RESPONDENT: United States, et al.
LOCATION: Pennsylvania General Assembly
DOCKET NO.: 02-1593
DECIDED BY: Rehnquist Court (1986-2005)
LOWER COURT: United States Court of Appeals for the Ninth Circuit
CITATION: 541 US 176 (2004)
GRANTED: Sep 30, 2003
ARGUED: Jan 20, 2004
DECIDED: Mar 31, 2004
R. Timothy McCrum - argued the cause for Petitioners
Thomas L. Sansonetti - argued the cause for Respondents
Facts of the case
BedRoc Ltd. and Western Elite, Inc., own property in Nevada patented under the federal Pittman Act (1919). (The act was repealed in 1964.) The act authorized the issuance of patents to desert lands in Nevada to individuals who successfully developed underground water resources. However, the act specified that patents reserve to the United States "all the coal and other valuable minerals" in the patented lands. When the previous owner of BedRoc and Western Elite's land extracted and sold commercially valuable sand and gravel from the lands without a federal mineral contract, the Bureau of Land Management (BLM) gave notification that the mining was illegal under federal law. The owner lost an appeal to the Interior Board of Land Appeals (IBLA). Once BedRoc and Western Elite owned the land, they filed suit in U.S. district court, arguing that the Pittman Act's "valuable minerals" provision did not include valuable sand and gravel. The district court rejected the companies' argument and sided with the United States. The Ninth Circuit Court of Appeals affirmed.

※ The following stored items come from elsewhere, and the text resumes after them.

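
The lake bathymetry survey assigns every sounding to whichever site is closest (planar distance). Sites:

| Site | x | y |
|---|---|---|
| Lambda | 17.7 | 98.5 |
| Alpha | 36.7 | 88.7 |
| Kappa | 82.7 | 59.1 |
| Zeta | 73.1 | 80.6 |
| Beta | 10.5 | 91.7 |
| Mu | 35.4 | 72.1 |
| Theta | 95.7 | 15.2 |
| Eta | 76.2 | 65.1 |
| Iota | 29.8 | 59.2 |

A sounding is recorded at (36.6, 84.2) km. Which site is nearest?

Alpha

Squared distances to each site:
Lambda: 561.700; Alpha: 20.260; Kappa: 2755.220; Zeta: 1345.210; Beta: 737.460; Mu: 147.850; Theta: 8253.810; Eta: 1932.970; Iota: 671.240.
Minimum at Alpha.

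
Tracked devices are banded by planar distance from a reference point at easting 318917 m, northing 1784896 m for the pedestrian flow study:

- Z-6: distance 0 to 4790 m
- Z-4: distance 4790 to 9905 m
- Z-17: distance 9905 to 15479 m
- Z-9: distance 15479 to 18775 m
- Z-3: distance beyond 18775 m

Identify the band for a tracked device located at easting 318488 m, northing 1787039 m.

Distance = √((318488−318917)² + (1787039−1784896)²) = √(184041.000 + 4592449.000) = 2185.518 m.
0 ≤ 2185.518 < 4790 → Z-6.

Z-6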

Does the reservation to the United States of all "coal and other valuable minerals" in patents issued under the Pittman Act (1919) include commercially valuable sand and gravel?
Media for BedRoc Limited, LLC v. United StatesAudio Transcription for Oral Argument - January 20, 2004 in BedRoc Limited, LLC v. United States
Audio Transcription for Opinion Announcement - March 31, 2004 in BedRoc Limited, LLC v. United States
William H. Rehnquist:
I have the opinion of the Court to announce in No. 02-1593, BedRoc and Western Elite versus the United States.
The Pittman Act of 1919 authorizes the Secretary of the Interior the grant up to 640 acres of land to any settler who discovered a significant source of underground water in the Nevada desert.
And this was not an easy thing to do since Nevada is the driest state in the country.
The Act provided however that all the coal and other valuable minerals found in the land were reserved to the United States.
In 1940, Newton and Mable Butler received a land grant under the Act.
Sand and gravel were abundant on the surface of their property, but because of Nevada’s sparse population, there was no commercial market for them.
By 1993, more than 50 years later, a market had developed and the then owner Earl Williams began to extract and sell the sand and gravel found on the land.
This is because of the growth of the City of Las Vegas which is about 65 miles away.
The Bureau of Land Management ordered Williams to stop, finding that he was trespassing against the United States’ ownership of the land’s valuable minerals, and the Interior Board of Land Appeals affirmed.
The petitioner BedRoc, who acquired the land from Williams, sued the United States in the District Court of Nevada claiming that the land's sand, and gravel were not valuable minerals.
The District Court disagreed and concluded that sand and gravel are valuable minerals under the Pittman Act.
The Court of Appeals for the Ninth Circuit affirmed relying primarily on our decision in Watt versus Western Nuclear in which we held that gravel is a mineral reserve to the United States under a similar land grant statute.
We granted certiorari and now reverse.
To determine the scope of a mineral reservation, we looked at the ordinary meaning of the words Congress used at the time and within the context they have used them.
Therefore, the ultimate question is whether sand and gravel found in Nevada were ordinarily considered valuable minerals in 1919.
Common sense tells us the answer is no.
Sand and gravel were and are plentiful throughout Nevada, indeed the state is largely composed with the sand and gravel.
And due to its sparse population in 1919, there was no commercial market for such minerals.
The statutory context of the mineral reservation confirms this common sense conclusion.
The following sentences states that all the coal and other valuable mineral deposits are subject to disposal by the United States and under the general mining laws.
Congress obviously believed that any reserved valuable mineral would also be subject to location of the general mining law.
Decisions of the Secretary of the Interior however, demonstrates that in 1919 sand and gravel would not support a mineral location.
Now withstanding the plain, meaning the mineral reservation, the government argues that our decision in Western Nuclear requires us to hold in its favor.
Regardless of whether Western Nuclear was correct in holding that a gravel is a mineral, we will not extend its holding to conclude that sand and gravel are valuable minerals under the Pittman Act.
The judgment of the Court of Appeals was reversed and the case is remanded for further proceedings.
I have written an opinion announcing the judgment of the Court in which Justices O’Connor, Scalia, and Kennedy have joined; Justice Thomas has written an opinion concurring in the judgment which Justice Breyer has joined; Justice Stevens has written a dissenting opinion in which Justices Souter and Ginsburg have joined.